Amortized Analysis (Banker's argument)

Claim: Each operation has O(1) amortised cost.

Potential function:

Phi = | |front| - |back| |

(Absolute value of the imbalance between the two stacks.)

Push to either side changes Phi by at most 1 and has actual cost 1 → amortised cost ≤ 2.

Pop without rebalance: actual cost 1, Phi changes by at most 1 → amortised cost ≤ 2.

Pop with rebalance: the rebalanced side was empty, so all n elements were on the other side, Phi = n before rebalance. After moving half = n/2, Phi = 0. Released potential: n. Actual cost of rebalance: n. Amortised cost: n + 0 - n = 0 plus the cost of the pop itself = 1.

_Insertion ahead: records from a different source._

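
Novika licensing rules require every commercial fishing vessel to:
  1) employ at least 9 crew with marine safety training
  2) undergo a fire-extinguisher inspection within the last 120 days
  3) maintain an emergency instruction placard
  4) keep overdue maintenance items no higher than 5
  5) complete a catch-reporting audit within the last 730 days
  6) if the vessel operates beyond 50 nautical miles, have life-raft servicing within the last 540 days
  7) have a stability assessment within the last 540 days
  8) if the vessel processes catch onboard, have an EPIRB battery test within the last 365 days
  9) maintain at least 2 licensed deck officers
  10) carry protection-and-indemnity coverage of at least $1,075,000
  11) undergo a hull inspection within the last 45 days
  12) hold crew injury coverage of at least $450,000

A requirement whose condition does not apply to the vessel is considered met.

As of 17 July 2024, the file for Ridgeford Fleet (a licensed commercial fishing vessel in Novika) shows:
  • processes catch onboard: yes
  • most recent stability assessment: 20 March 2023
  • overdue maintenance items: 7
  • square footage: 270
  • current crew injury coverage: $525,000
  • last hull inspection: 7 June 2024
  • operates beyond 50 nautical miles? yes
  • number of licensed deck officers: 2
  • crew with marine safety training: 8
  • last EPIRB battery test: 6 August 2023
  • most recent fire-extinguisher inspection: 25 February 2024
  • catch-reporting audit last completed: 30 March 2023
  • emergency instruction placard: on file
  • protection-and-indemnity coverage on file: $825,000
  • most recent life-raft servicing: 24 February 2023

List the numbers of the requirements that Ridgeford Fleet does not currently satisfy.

1, 2, 4, 10

1. crew with marine safety training 8 < 9 → not met
2. fire-extinguisher inspection 143 days ago vs limit 120 → not met
3. emergency instruction placard present → met
4. overdue maintenance items 7 > 5 → not met
5. catch-reporting audit 475 days ago vs limit 730 → met
6. condition 'operates beyond 50 nautical miles' holds; life-raft servicing 509 days ago vs limit 540 → met
7. stability assessment 485 days ago vs limit 540 → met
8. condition 'processes catch onboard' holds; EPIRB battery test 346 days ago vs limit 365 → met
9. licensed deck officers 2 ≥ 2 → met
10. protection-and-indemnity coverage $825,000 < $1,075,000 → not met
11. hull inspection 40 days ago vs limit 45 → met
12. crew injury coverage $525,000 ≥ $450,000 → met
Not met: 1, 2, 4, 10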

Therefore amortised cost per operation ≤ 2 = O(1). QED.

This is the same potential-function reasoning as for the ring buffer; the algebra is just simpler.

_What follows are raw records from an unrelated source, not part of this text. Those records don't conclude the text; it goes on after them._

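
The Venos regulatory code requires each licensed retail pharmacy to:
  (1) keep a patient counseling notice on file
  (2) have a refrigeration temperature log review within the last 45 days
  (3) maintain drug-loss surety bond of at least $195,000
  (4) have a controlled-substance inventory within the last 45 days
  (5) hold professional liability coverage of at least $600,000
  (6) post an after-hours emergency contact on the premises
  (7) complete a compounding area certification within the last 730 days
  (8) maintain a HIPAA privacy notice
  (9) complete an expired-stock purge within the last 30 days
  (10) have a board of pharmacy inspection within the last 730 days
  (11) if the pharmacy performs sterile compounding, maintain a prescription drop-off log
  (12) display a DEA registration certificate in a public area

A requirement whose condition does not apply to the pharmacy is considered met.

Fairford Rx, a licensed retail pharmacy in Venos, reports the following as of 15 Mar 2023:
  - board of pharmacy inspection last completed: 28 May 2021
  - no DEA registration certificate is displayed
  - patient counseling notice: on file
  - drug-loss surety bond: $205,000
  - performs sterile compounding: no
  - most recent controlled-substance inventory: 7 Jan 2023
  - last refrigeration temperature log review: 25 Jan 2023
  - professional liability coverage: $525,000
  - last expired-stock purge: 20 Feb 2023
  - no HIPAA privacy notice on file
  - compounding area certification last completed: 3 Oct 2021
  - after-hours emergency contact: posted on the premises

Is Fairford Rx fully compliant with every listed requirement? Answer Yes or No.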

Tips for the live interview

  1. State the deque axioms before coding. Interviewers want to see you define the contract.
  2. Sketch the invariant. "front's top is the deque's front" is the load-bearing line.
  3. Code the easy operations first (pushFront, pushBack). Save the rebalance for last.
  4. Walk through a small example by hand: push 1, 2, 3 to back, push 0 to front, pop front twice. Watch the rebalance fire.
  5. Mention the potential function and amortised cost — distinguishes a senior candidate from a middle one.